We have problems that other areas may also have. The successful edge-of-town shopping centre has caused the ruination of many of our suburban shopping centres. We have a desperate need for investment in public transport, both railway and busway. The council is trying to do something about that, but there is a need for Government assistance to oil the wheels, metaphorically speaking, making it easier for public and private money to come together, rather than operating in the convoluted way that was determined by the previous Government.

We have the greatest traffic problem in Scotland--not as great, perhaps, as some such problems in England, but the situation is bad and needs attention, again at central Government and local government levels.

Above all, we do not need a second Forth road bridge, which was threatened by the previous Government, or the so-called Barnton bypass, which was almost universally condemned. I hope that the Scottish Office will rapidly show that it is not pursuing those foolish ideas.

We need a system in which communities can be helped to revive themselves. A Scottish Parliament would give a great opportunity for doing things better and for helping people to help themselves, instead of having a begging-bowl mentality and blaming London all the time, which is what we tend to do.

On the Bill, there are two main issues: one is home rule; the other is whether we need a referendum.
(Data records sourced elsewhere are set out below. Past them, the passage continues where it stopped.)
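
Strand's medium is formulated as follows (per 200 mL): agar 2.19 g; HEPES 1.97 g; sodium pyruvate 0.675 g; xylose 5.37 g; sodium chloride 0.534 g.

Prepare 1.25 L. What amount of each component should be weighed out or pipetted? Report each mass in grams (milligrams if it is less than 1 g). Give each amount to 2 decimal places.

Scale factor = 1250 mL / 200 mL = 6.25.
agar: 2.19 g × (1250 mL / 200 mL) = 13.69 g
HEPES: 1.97 g × (1250 mL / 200 mL) = 12.31 g
sodium pyruvate: 0.675 g × (1250 mL / 200 mL) = 4.22 g
xylose: 5.37 g × (1250 mL / 200 mL) = 33.56 g
sodium chloride: 0.534 g × (1250 mL / 200 mL) = 3.34 g

agar 13.69 g; HEPES 12.31 g; sodium pyruvate 4.22 g; xylose 33.56 g; sodium chloride 3.34 g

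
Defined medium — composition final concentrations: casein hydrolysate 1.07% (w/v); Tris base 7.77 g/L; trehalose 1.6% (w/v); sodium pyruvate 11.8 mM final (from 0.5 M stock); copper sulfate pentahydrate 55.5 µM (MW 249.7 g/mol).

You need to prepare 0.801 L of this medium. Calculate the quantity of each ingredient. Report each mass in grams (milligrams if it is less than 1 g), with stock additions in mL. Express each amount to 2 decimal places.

Scale factor relative to 1 L: 0.801.
casein hydrolysate: 1.07 g per 100 mL × 801 mL ÷ 100 = 8.57 g
Tris base: 7.77 g/L × 0.801 L = 6.22 g
trehalose: 1.6% w/v = 16 g/L → 16 × 0.801 L = 12.82 g
sodium pyruvate: V = C2·V2/C1 = 11.8 mM × 801 mL ÷ 500 mM = 18.90 mL
copper sulfate pentahydrate: 55.5 µmol/L × 249.7 g/mol × 0.801 L ÷ 1000 = 11.10 mg

casein hydrolysate 8.57 g; Tris base 6.22 g; trehalose 12.82 g; sodium pyruvate 18.90 mL; copper sulfate pentahydrate 11.10 mg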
On home rule, I agree with those who think that sovereignty lies with the people and not with Parliament. Whether they are Scottish people, English, Welsh or Irish, they have the sovereignty and we are merely lent it to look after for a short while.
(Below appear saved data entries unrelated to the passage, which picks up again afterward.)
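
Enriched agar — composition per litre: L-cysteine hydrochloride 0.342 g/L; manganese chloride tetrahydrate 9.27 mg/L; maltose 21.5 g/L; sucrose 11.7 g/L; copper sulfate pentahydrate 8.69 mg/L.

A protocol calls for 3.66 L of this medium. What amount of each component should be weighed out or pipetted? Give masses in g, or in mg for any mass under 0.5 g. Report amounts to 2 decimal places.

Working volume: 3.66 L.
L-cysteine hydrochloride: 0.342 g/L × 3.66 L = 1.25 g
manganese chloride tetrahydrate: 9.27 mg/L × 3.66 L = 33.93 mg
maltose: 21.5 g/L × 3.66 L = 78.69 g
sucrose: 11.7 g/L × 3.66 L = 42.82 g
copper sulfate pentahydrate: 8.69 mg/L × 3.66 L = 31.81 mg

L-cysteine hydrochloride 1.25 g; manganese chloride tetrahydrate 33.93 mg; maltose 78.69 g; sucrose 42.82 g; copper sulfate pentahydrate 31.81 mg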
This House is an example of how not to run the affairs of Scotland. We really must invent a Scottish Parliament that conducts its affairs better than this. It is a travesty of democracy that the system here--put into effect conscientiously by the various people occupying the Chair--does not allow those parties that provide all the Opposition Members in Scotland and Wales to speak to and vote on the amendments that they have tabled on this vital issue. In what other democratic body would that be allowed? The whole thing is a travesty.

Having been here such a short time, it might be wrong of me to say so, but my enthusiasm for a Scottish Parliament increases with every day that I spend at Westminster, and that is partly due to listening to the English Conservatives.